The alternatives given in my book are as follows:
$\begin{array}{ll} 1.&\textrm{3 N}\\ 2.&\textrm{2.5N}\\ 3.&\textrm{1.5N}\\ 4.&\textrm{0.15N}\\ 5.&\textrm{4.5N }\\ \end{array}$
I'm not sure exactly if I'm understanding this problem correctly. What I've attempted to do here was to assume that the condition which must be met is given by:
$\sum ^n_{i=1}\tau_{i}=0$
Therefore:
$-F\cos 37^{\circ}\cdot R-F\sin 37^{\circ}\cdot R + f_R\cdot R = 0$
Hence:
$f_R=F\cos 37^{\circ}+F\sin 37^{\circ}=F\frac{4}{5}+F\frac{3}{5}$
$f_R=\frac{7}{5}F$
But:
$f_R=\mu N$
$N=mg-F\sin 37^{\circ}$
$f_R=\frac{3}{10}(mg-F\sin 37^{\circ})=\frac{3}{10}\left(0.5\times 9.8-\frac{3F}{5}\right)$
Solving this thing yield:
$\frac{3}{10}\left(0.5\times 9.8-\frac{3F}{5}\right)=\frac{7}{5}F$
Hence:
$F=0.93\,N$
But it doesn't check with any of the alternatives given. What did I missunderstood?. Can someone help me here please?.

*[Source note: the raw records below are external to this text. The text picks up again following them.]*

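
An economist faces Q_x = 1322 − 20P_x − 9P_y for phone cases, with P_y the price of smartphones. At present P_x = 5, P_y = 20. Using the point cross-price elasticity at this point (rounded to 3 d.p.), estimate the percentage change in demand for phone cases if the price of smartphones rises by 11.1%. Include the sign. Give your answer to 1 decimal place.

At P_x = 5, P_y = 20: Q_x = 1042.
∂Q_x/∂P_y = -9.
ε = (∂Q_x/∂P_y)(P_y/Q_x) = -9.0000 × 20/1042 ≈ -0.173.
%ΔQ_x ≈ ε × %ΔP_y = -0.173 × (11.1%) = -1.9%.

-1.9%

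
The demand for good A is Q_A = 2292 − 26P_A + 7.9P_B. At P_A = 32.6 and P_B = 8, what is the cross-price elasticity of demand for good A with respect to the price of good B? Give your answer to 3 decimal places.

At P_A = 32.6 and P_B = 8: Q_A = 1507.6.
∂Q_A/∂P_B = 7.9.
ε = (∂Q_A/∂P_B)(P_B/Q_A) = 7.9 × (8/1507.6) ≈ 0.042.
Since ε > 0, good A and good B are substitutes.

0.042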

The module of the torque is $F·R·\sin\alpha$ being $\alpha$ the angle between the force and the arm and this is not what you wrote that it rather seems the decomposition of some force. So, the condition of rotation equilibrium is:
$$f_R·R-F·R=0$$
But this doesn't matter because one of your implicit assumptions is wrong. You assumed that it is a problem of statics, but it isn't. If the (center of mass of the) cylinder has to be in place, it has to have an angular acceleration around its center of mass: the above equations doesn't hold.

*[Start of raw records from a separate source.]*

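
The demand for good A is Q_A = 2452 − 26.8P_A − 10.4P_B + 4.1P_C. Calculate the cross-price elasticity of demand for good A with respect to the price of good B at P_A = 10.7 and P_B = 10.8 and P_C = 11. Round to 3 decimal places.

At P_A = 10.7 and P_B = 10.8 and P_C = 11: Q_A = 2098.02.
∂Q_A/∂P_B = -10.4.
ε = (∂Q_A/∂P_B)(P_B/Q_A) = -10.4 × (10.8/2098.02) ≈ -0.054.
Since ε < 0, good A and good B are complements.

-0.054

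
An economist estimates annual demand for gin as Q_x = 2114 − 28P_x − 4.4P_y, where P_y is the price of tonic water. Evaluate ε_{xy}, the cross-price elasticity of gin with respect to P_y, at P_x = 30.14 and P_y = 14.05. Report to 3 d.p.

At P_x = 30.14 and P_y = 14.05: Q_x = 1208.26.
∂Q_x/∂P_y = -4.4.
ε = (∂Q_x/∂P_y)(P_y/Q_x) = -4.4 × (14.05/1208.26) ≈ -0.051.

-0.051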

By Hypothesis, the center of mass is not moving, thus, the total force along an horizontal axis is zero:
$$F\cos 37º-f_R=0$$
Then
$$f_R=\frac{4F}{5}$$
that, with the equation you got,
$$f_R=\frac{3}{10}\left(0.5\times 9.8-\frac{3F}{5}\right)$$
Gives $F=1.5$, approx.
We can get the angular acceleration from here:
$$I\alpha=F·R-f_R·R$$
Being $\alpha$ the angular acceleration and $I$ the moment of inertia of the cylinder around its symmetry axis.